November 2 (LPAC)--Merrill Lynch, the world's largest brokerage firm, was staggered when on Nov. 1 as their financial shares reached the lowest level in two years, after Deutsche Bank AG said write downs for subprime losses for the bank may rise to $10 billion. Also on the mat is the Citi-group, the largest U.S. bank, whose shares declined to a four year low.
The draw down had an immediate effect as well, in the European market, where analysts at CIBC World Markets downgraded Citigroup and Bank of America, the two biggest U.S. banks, on worries about a credit squeeze. CIBC said Citi-group needed to raise 30 billion dollars in capital over the near-term.
But, what got Merrill Lynch's goat, is the news put out by the Wall Street Journal, that, in order to prevent further sliding down of its shares, the Wall Street brokerage giant may have struck a deal with hedge funds.

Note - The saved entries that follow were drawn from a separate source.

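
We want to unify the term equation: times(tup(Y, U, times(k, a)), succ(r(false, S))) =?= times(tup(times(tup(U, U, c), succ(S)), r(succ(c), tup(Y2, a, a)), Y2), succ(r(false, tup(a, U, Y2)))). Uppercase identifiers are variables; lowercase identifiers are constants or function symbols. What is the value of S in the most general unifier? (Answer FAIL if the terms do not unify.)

tup(a, r(succ(c), tup(times(k, a), a, a)), times(k, a))

Decompose times/2: tup(Y, U, times(k, a)) =?= tup(times(tup(U, U, c), succ(S)), r(succ(c), tup(Y2, a, a)), Y2),  succ(r(false, S)) =?= succ(r(false, tup(a, U, Y2))).
Decompose tup/3: Y =?= times(tup(U, U, c), succ(S)),  U =?= r(succ(c), tup(Y2, a, a)),  times(k, a) =?= Y2.
Bind Y := times(tup(U, U, c), succ(S)); no other remaining equation mentions Y.
Bind U := r(succ(c), tup(Y2, a, a)); substituting into the one remaining equation that mentions U gives: succ(r(false, S)) =?= succ(r(false, tup(a, r(succ(c), tup(Y2, a, a)), Y2))). Substituting into the earlier binding gives Y := times(tup(r(succ(c), tup(Y2, a, a)), r(succ(c), tup(Y2, a, a)), c), succ(S)).
Bind Y2 := times(k, a); substituting into the remaining equation gives: succ(r(false, S)) =?= succ(r(false, tup(a, r(succ(c), tup(times(k, a), a, a)), times(k, a)))). Substituting into the earlier bindings gives Y := times(tup(r(succ(c), tup(times(k, a), a, a)), r(succ(c), tup(times(k, a), a, a)), c), succ(S)), U := r(succ(c), tup(times(k, a), a, a)).
Decompose succ/1: r(false, S) =?= r(false, tup(a, r(succ(c), tup(times(k, a), a, a)), times(k, a))).
Decompose r/2: false =?= false,  S =?= tup(a, r(succ(c), tup(times(k, a), a, a)), times(k, a)).
Delete trivial equation false =?= false.
Bind S := tup(a, r(succ(c), tup(times(k, a), a, a)), times(k, a)). Substituting into the earlier binding gives Y := times(tup(r(succ(c), tup(times(k, a), a, a)), r(succ(c), tup(times(k, a), a, a)), c), succ(tup(a, r(succ(c), tup(times(k, a), a, a)), times(k, a)))).
MGU = { Y -> times(tup(r(succ(c), tup(times(k, a), a, a)), r(succ(c), tup(times(k, a), a, a)), c), succ(tup(a, r(succ(c), tup(times(k, a), a, a)), times(k, a)))), U -> r(succ(c), tup(times(k, a), a, a)), Y2 -> times(k, a), S -> tup(a, r(succ(c), tup(times(k, a), a, a)), times(k, a)) }, so S -> tup(a, r(succ(c), tup(times(k, a), a, a)), times(k, a)).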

In one such deal, a hedge fund bought $1 billion in commercial papers issued by a Merrill-related entity containing mortgages, a person close to the exchange told the WSJ. In exchange, the hedge fund had the right to sell back the commercial paper to Merrill itself, after one year for a guaranteed minimum return.
While the SEC spokesman John Nestor declined to comment and the Merrill spokespersons stayed away from answering telephones, Merrill, stung by the leak, issued a press release saying: We have no reason to believe that any such inappropriate transactions occurred." Tsk, tsk.